Meredith's initial post

I'm really looking forward to our discussion on Tuesday. I've been thinking carefully about the question I posed to you:

Discuss something in your studies or your personal experience that caused you to fundamentally change, or deeply rethink, or simply question,  your understanding of a work of literature. (For clarification, this needn't be an exclusively academic experience: it could be a conversation with someone, travel to a particular place, re-reading a book at a different moment in your life, and so on.) How did you previously view the work? What happened that prompted your thinking to change? How did you view the work after this experience?

I have a couple of particular examples from my own experience that I'll probably share in class, but I really look forward to hearing what you have to say about this issue. I'll ask the first set of bloggers to elaborate on this question, and the first set of commenters to respond to it.  As far as my own blogging, I'll probably elaborate in writing tomorrow night on what we discussed in class.


1 comment:

  1. I actually have read Huck Finn in high school and am now reading it for the second time. I was talking to Dr. Goldsmith recently about how odd it was that I wasn’t even really sure that I read Huck Finn before; that’s how little I remembered of it. Reading it this second time, a few plot points and characters popped out at me. I remembered that I thoroughly enjoyed Huck’s humor, especially when he talks about the Widow. I also remembered having read about Jim and Huck on the raft together, and how Huck fails to stick up for himself when the ridiculousness of the Duke and the King emerge onto the canvas. I remembered being frustrated with Huck because he never really confronts any problems. He is forever scheming about ways to get out of situations instead of actually doing something about it. He runs from everything. He even says at one point that he does whatever he thinks is best for him at the time, regardless if it’s right or wrong.

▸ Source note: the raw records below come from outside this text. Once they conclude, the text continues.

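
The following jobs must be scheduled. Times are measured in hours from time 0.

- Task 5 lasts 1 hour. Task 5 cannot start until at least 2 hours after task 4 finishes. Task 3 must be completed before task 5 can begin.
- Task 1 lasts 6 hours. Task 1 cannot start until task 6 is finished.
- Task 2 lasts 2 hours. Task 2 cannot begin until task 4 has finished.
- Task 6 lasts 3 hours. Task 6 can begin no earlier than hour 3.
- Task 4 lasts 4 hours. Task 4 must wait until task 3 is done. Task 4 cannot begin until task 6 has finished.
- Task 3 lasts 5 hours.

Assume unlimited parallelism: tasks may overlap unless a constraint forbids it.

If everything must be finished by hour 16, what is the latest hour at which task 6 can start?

6

Task 2 must finish by hour 16; it takes 2 hours, so it must start by 16 − 2 = hour 14.
Task 5 must finish by hour 16; it takes 1 hour, so it must start by 16 − 1 = hour 15.
Task 4 must finish in time for task 2 (must start by hour 14); task 5 (must start by hour 15, minus 2-hour gap → hour 13). The tightest is hour 13, so task 4 must start by 13 − 4 = hour 9.
Task 1 must finish by hour 16; it takes 6 hours, so it must start by 16 − 6 = hour 10.
Task 6 must finish in time for task 1 (must start by hour 10); task 4 (must start by hour 9). The tightest is hour 9, so task 6 must start by 9 − 3 = hour 6.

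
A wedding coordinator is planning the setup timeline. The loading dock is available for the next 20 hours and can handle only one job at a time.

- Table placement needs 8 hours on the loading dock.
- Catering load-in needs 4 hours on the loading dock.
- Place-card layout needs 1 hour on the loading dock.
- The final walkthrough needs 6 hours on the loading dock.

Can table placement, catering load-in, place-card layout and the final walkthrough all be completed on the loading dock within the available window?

Yes

Running back to back, the jobs need 8 + 4 + 1 + 6 = 19 hours on the loading dock.
Since 19 ≤ 20, they fit within the window.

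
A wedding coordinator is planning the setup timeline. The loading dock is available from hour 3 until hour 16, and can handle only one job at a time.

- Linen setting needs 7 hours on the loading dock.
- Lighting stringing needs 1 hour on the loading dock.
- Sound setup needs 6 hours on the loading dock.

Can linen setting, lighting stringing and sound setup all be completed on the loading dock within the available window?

The loading dock window is 16 − 3 = 13 hours.
Running back to back, the jobs need 7 + 1 + 6 = 14 hours on the loading dock.
Since 14 > 13, they cannot all fit.

No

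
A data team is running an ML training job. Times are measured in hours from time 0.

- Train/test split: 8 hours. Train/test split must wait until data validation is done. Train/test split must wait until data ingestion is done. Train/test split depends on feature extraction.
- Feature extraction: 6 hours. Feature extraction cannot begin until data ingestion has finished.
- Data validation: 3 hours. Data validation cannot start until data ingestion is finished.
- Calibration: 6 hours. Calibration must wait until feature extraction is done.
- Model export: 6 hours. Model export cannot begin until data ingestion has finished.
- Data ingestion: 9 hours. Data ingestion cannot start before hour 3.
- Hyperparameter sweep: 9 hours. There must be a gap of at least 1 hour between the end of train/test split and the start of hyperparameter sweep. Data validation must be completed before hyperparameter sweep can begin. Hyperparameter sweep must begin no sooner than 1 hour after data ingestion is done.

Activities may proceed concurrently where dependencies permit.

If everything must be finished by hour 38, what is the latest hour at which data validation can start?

Hyperparameter sweep has no dependents, so it just needs to finish by hour 38. Starting by 38 − 9 = hour 29 achieves that.
Since hyperparameter sweep (must start by hour 29, minus 1-hour gap → hour 28) depends on it, train/test split must finish by hour 28. Backing off its 8-hour duration gives a latest start of hour 20.
Data validation feeds train/test split (must start by hour 20); hyperparameter sweep (must start by hour 29). Taking the minimum, data validation must finish by hour 20 and start by 20 − 3 = hour 17.

17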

    Other than those points, I don’t recall anything about reading Huck Finn in high school, even after reading it this second time. It really makes me realize what a waste of time it was reading it in high school. I obviously didn’t get anything out of it other than Huck is humorous, the Duke and the King are jerks, and Huck schemes more than he confronts. After re-reading the book now, I’ve found it far more interesting. For instance, I noticed that the raft seems almost symbolic of peace; whenever Huck and Jim leave the raft, all hell breaks loose. Returning to the raft returns a kind of order, albeit only on the raft itself. I also thought that the section on Huck’s violent escapades with the warring Grangerfords and Shepherdsons seemed like a microcosmic Romeo and Juliet. It’s almost like the entire world is raging around them, but Huck and Jim remain comfortable and peaceful on the raft (with the exception of the intrusion of the Duke and the King). Whether it is due to experience or maturity, ironically it feels like I’m reading Huck Finn for the first time.